B) Using your answer for dy/dx, fill in the following table of approximate y-values of points on the curve near x=1 y=2.

0.96 ______
0.98 ______
1.02 ______
1.04 ______

C) Finally, find the y-value for x=0.96 by substituting x=0.96 in the original equation and solving for y using a computer or calculator.
y(0.96)= ________

D) How large (in magnitude) is the difference between your estimate for y(0.96) using dy/dx and your solution with a computer or calculator?
___________

For the first part I get (-2x+y^2)/(3y^2-x2y) and for the second part I tried to plug 1 for x and all the other values for y and then in the third part I plugged 2 for y and 0.96 for x and I got them all wrong:

my values are:
0.96 = -1.2765
0.98= -1.1285
1.02= -0.8875
1.04= -0.7885

and for part C) 0.255
and For part D) -1.5315

What am I doing wrong in the last 3 parts?

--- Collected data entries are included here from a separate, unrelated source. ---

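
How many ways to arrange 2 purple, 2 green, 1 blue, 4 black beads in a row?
9! / (2! × 2! × 1! × 4!) = 3780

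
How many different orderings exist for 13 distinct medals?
13! = 6227020800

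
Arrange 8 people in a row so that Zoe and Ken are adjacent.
Treat as block: (8-1)! × 2! = 5040 × 2 = 10080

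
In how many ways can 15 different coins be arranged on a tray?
15! = 1307674368000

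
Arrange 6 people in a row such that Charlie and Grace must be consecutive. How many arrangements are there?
Treat the 2 as one block: (6-2+1)! × 2! = 120 × 2 = 240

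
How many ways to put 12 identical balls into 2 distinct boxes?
C(12+2-1, 2-1) = C(13, 1) = 13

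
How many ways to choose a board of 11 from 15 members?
C(15,11) = 15!/(11!×4!) = 1365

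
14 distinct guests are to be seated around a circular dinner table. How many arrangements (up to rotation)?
Circular: fix one position, arrange the rest. (14-1)! = 6227020800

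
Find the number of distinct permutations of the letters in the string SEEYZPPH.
8! / (1! × 1! × 2! × 1! × 1! × 2!) = 10080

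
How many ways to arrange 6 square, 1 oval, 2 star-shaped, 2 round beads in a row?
11! / (6! × 1! × 2! × 2!) = 13860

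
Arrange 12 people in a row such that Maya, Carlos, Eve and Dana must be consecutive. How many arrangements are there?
Treat the 4 as one block: (12-4+1)! × 4! = 362880 × 24 = 8709120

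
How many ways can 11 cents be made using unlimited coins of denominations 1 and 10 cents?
Coefficient of x^11 in 1/(1-x^1) · 1/(1-x^10). Use j coins of 10 for j = 0..⌊11/10⌋ = 1, the rest in 1s: 1 + 1 = 2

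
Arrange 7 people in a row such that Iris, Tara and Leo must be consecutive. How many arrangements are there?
Treat the 3 as one block: (7-3+1)! × 3! = 120 × 6 = 720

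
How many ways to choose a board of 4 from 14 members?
C(14,4) = 14!/(4!×10!) = 1001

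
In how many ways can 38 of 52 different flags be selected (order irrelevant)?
C(52,38) = 52!/(38!×14!) = 1768966344600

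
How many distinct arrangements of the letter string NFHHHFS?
7! / (1! × 1! × 3! × 2!) = 420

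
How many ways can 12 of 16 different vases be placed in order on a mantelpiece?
P(16,12) = 16!/(16-12)! = 871782912000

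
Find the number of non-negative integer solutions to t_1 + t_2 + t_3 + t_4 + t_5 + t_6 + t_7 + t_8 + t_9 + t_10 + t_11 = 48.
C(48+11-1, 11-1) = C(58, 10) = 52179482355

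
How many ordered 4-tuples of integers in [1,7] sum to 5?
Coefficient of x^5 in (x + x² + ... + x^7)^4. By inclusion-exclusion on dice exceeding 7: Σ_j (-1)^j C(4,j)·C(5-1-7j, 3) = C(4,0)·C(4,3) = 1·4 = 4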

• Calculus (pleas help!!!) - ,

A) If x^2+y^3−xy^2=5, find dy/dx in terms of x and y.
dy/dx=________
--------------------------------

2 x dx + 3 y^2 dy - x (2 y dy) - y^2dx = 0

(3 y^2 -2 x y )dy = (y^2 - 2x)dx

dy/dx = (y^2-2x)/(3y^2-2xy) agree

• Calculus (pleas help!!!) - ,

for the second part I tried to plug 1 for x and all the other values for y and then in the third part I plugged 2 for y and 0.96 for x and I got them all wrong:
=============================
No !
That first column is various values of x.
You compute the column of y s for those different values of x.
You do it by using the point (1,2) for initial (xo,yo)
then compute dy/dx there.
dy/dx = (y^2-2x)/(3y^2-2xy)
= (4-2)/(12-4) = 2/8 = 1/4
so for a point (x,y) close to (1,2)
y = yo + (dy/dx) (x-xo)
for example for x = 1.02:
y = 2 + (1/4)(1.02-1) = 2+.02/4 = 2.005
That might get you headed in the right direction